A case of shocking apathy

30 Dec, 2007

Shocking, indeed, it is to learn from a Recorder Report appearing the other day that official apathy to the woes of the people inhabiting rural areas, where agriculture essentially belongs, has acquired ghastly proportions.
According to the report, agricultural workers, mostly women, who play a vital role in production of cash and other crops run, at least, much greater risk of death by handling killer pesticides, compared to workers in other sectors. With huge quantities of different pesticide chemicals applied annually in this country, farm workers remain exposed to killer pesticides while engaged in harvesting, planting, and soil levelling activities.
What is all the more distressing about such a tragic situation is this that even in the absence of statistical evidence several reliable studies have established that hundreds of agricultural workers die each year while thousands of others suffer injuries or poisoning by chemicals. Reference, in this regard, has also been made to the findings of a study that the cotton crop is a major consumer of pesticides - about 57 percent in Pakistan. A study on women cotton-pickers in Khairpur district has noted that 70 percent of them experienced sickness, with an average of 10 out of 68 picking days.
No less appalling is the fact that blood test of 40 persons engaged in the application of pesticides, along with 38 cotton-pickers, mostly women, revealed that 12 percent of the former and 39 percent of the latter were found having below normal resistance level. It has also been pointed out that 19,812 persons, associated with agriculture reported sickness during the cotton season, and that 3,566 of them had to be hospitalised.

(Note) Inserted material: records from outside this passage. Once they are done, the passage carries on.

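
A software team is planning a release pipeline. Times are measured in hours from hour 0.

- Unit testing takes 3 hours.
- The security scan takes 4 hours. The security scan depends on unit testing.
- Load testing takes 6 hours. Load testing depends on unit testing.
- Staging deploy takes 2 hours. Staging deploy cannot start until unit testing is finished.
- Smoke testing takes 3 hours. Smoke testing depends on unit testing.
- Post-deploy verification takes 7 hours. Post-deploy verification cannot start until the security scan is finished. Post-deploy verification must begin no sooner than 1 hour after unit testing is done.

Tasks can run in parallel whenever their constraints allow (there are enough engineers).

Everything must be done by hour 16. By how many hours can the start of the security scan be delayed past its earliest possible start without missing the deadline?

2

Nothing blocks unit testing, so it runs from hour 0 to hour 3.
After unit testing (finishes hour 3), the security scan can start at hour 3 and finishes at hour 7.

Working backward from the deadline:
Post-deploy verification has no dependents, so it just needs to finish by hour 16. Starting by 16 − 7 = hour 9 achieves that.
The security scan must finish before post-deploy verification (must start by hour 9). With a 4-hour duration, the security scan must start by 9 − 4 = hour 5.
So the security scan can start as early as hour 3 and as late as hour 5, giving 5 − 3 = 2 hours of slack.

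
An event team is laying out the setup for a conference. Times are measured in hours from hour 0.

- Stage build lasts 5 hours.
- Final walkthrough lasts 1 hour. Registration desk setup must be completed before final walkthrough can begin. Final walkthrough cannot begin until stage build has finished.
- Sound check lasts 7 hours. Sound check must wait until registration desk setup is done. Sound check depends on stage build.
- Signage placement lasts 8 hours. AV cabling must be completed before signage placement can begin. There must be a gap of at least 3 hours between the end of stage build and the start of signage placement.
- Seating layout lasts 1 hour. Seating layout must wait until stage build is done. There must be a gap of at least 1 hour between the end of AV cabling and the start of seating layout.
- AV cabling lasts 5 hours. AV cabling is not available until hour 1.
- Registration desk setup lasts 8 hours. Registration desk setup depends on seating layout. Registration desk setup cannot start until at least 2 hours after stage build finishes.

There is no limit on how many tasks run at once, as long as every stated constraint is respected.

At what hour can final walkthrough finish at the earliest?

17

AV cabling cannot begin until its own release at hour 1. It runs from hour 1 to 1 + 5 = hour 6.
Stage build can start immediately at hour 0; it finishes at hour 5.
For seating layout: stage build (finishes hour 5); AV cabling (finishes hour 6, plus 1-hour gap → hour 7). Taking the maximum gives a start of hour 7, and it finishes at 7 + 1 = hour 8.
Registration desk setup cannot start until seating layout (finishes hour 8); stage build (finishes hour 5, plus 2-hour gap → hour 7). The controlling bound is hour 8, so registration desk setup finishes at 8 + 8 = hour 16.
Final walkthrough needs all of registration desk setup (finishes hour 16); stage build (finishes hour 5). That puts its earliest start at hour 16; it finishes at 16 + 1 = hour 17.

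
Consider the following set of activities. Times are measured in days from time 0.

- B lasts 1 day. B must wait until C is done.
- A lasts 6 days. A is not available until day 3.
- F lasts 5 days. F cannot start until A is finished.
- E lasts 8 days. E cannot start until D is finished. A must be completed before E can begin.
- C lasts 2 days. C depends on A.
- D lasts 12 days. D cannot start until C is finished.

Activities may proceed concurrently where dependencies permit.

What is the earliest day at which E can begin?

A cannot begin until its own release at day 3. It runs from day 3 to 3 + 6 = day 9.
After A (finishes day 9), C can start at day 9 and finishes at day 11.
D waits on C (finishes day 11), so it starts at day 11 and finishes at 11 + 12 = day 23.
E waits on D (finishes day 23); A (finishes day 9). The latest of these is day 23, which is the earliest E can start.

23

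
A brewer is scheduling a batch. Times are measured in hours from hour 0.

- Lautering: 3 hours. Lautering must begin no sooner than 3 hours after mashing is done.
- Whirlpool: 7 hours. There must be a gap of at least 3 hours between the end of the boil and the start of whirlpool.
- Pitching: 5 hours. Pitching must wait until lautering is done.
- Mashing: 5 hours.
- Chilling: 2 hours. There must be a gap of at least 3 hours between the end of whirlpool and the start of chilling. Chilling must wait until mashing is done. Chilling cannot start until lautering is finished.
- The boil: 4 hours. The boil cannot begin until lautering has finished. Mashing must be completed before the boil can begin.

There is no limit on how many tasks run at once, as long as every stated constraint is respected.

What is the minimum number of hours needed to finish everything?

30

Mashing can start immediately at hour 0; it finishes at hour 5.
After mashing (finishes hour 5, plus 3-hour gap → hour 8), lautering can start at hour 8 and finishes at hour 11.
Pitching cannot begin until lautering (finishes hour 11). It runs from hour 11 to 11 + 5 = hour 16.
The boil has to wait for lautering (finishes hour 11); mashing (finishes hour 5). The latest of these is hour 11, so the boil runs hour 11 to 11 + 4 = hour 15.
After the boil (finishes hour 15, plus 3-hour gap → hour 18), whirlpool can start at hour 18 and finishes at hour 25.
Chilling cannot start until whirlpool (finishes hour 25, plus 3-hour gap → hour 28); mashing (finishes hour 5); lautering (finishes hour 11). The controlling bound is hour 28, so chilling finishes at 28 + 2 = hour 30.
All tasks are finished once the last one completes. Finish times: Mashing at 5, Lautering at 11, The boil at 15, Whirlpool at 25, Chilling at 30, Pitching at 16. The latest is hour 30.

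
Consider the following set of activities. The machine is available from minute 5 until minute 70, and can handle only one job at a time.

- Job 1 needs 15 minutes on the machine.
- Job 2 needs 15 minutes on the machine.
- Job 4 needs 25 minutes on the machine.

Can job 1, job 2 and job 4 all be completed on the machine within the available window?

The machine window is 70 − 5 = 65 minutes.
Running back to back, the jobs need 15 + 15 + 25 = 55 minutes on the machine.
Since 55 ≤ 65, they fit within the window.

Yes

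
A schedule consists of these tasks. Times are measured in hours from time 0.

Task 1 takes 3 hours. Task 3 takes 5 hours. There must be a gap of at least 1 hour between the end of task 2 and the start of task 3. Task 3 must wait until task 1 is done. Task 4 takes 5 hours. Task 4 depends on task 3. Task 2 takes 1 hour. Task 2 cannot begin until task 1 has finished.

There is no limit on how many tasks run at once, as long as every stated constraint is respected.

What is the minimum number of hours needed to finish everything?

15

Nothing blocks task 1, so it runs from hour 0 to hour 3.
Task 2 cannot begin until task 1 (finishes hour 3). It runs from hour 3 to 3 + 1 = hour 4.
Task 3 has to wait for task 2 (finishes hour 4, plus 1-hour gap → hour 5); task 1 (finishes hour 3). The latest of these is hour 5, so task 3 runs hour 5 to 5 + 5 = hour 10.
Task 4 cannot begin until task 3 (finishes hour 10). It runs from hour 10 to 10 + 5 = hour 15.
All tasks are finished once the last one completes. Finish times: Task 1 at 3, Task 2 at 4, Task 3 at 10, Task 4 at 15. The latest is hour 15.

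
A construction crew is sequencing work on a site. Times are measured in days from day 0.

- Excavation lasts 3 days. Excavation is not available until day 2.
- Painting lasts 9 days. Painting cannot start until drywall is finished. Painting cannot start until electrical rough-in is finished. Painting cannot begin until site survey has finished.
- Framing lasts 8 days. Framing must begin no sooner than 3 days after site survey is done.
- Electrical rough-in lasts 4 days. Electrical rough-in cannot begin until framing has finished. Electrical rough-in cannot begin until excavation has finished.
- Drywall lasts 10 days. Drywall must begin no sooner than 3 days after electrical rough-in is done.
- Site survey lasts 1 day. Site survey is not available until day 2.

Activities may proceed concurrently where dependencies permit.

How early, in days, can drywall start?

After its own release at day 2, excavation can start at day 2 and finishes at day 5.
Site survey cannot begin until its own release at day 2. It runs from day 2 to 2 + 1 = day 3.
After site survey (finishes day 3, plus 3-day gap → day 6), framing can start at day 6 and finishes at day 14.
Electrical rough-in has to wait for framing (finishes day 14); excavation (finishes day 5). The latest of these is day 14, so electrical rough-in runs day 14 to 14 + 4 = day 18.
Drywall waits on electrical rough-in (finishes day 18, plus 3-day gap → day 21), so the earliest it can start is day 21.

21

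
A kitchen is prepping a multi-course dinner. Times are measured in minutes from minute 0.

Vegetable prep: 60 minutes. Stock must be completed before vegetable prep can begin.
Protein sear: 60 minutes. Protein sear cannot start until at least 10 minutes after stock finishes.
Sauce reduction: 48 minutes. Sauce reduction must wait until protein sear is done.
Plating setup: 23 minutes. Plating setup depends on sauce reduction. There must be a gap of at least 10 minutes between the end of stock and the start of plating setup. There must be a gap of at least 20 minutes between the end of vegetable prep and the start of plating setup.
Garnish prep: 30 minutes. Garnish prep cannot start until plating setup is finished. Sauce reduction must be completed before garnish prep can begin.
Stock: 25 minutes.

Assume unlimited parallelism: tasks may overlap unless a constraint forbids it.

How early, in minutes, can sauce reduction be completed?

143

Stock can start immediately at minute 0; it finishes at minute 25.
After stock (finishes minute 25, plus 10-minute gap → minute 35), protein sear can start at minute 35 and finishes at minute 95.
After protein sear (finishes minute 95), sauce reduction can start at minute 95 and finishes at minute 143.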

Worse, cotton which is fondly referred to as silver fibre, and consumes the bulk of pesticides will thus be noted as contributing the most to the diseases in rural women from its toxic effects. In so far as authenticity of such reports is concerned, it has also been pointed out that studies carried out by the International Agency for Research in Cancer, are reported to have found enough evidence of cancer-causing substance or agents in pesticides, while human health with leukemia, lymphoma, plastic anaemia, soft tissue sarcoma and breast cancer.
They are also stated to have established reproductive health impact on women due to exposure to pesticides, further documenting increased incidence of miscarriage, stillbirth, and delayed pregnancy amongst women married to men employed in pesticides mixing and spraying. Moreover, they also found evidence of increased risk of birth defects from parental exposure to pesticides specific herbicides besides disrupting estrogen cycle in women as also causing menstrual problems.
The pathetic plight of female farm workers it has also been attributed to increasing number of women in agricultural jobs because of large-scale migration of men to urban areas for better opportunities, thus resulting in some 40 percent women accounting for the total workforce in the agriculture sector. All this, put together, will certainly point to a sort of compulsive apathy of those expected to deal effectively with such distressing situations.
This should leave little to doubt the simple fact that far from averting such alarming threat to female farm workers despite horrific reports based on studies carried out experts and international agencies, the Plant Protection authorities have not taken the trouble of launching even a campaign for creation of awareness of the havoc caused by handling the killer pesticides.
What is all the more intriguing about this worrisome situation is the indifferent attitude of progressive growers to the sad plight of the female farm workers, who have been contributing a great deal to their prosperity from cotton and other profit-yielding crops.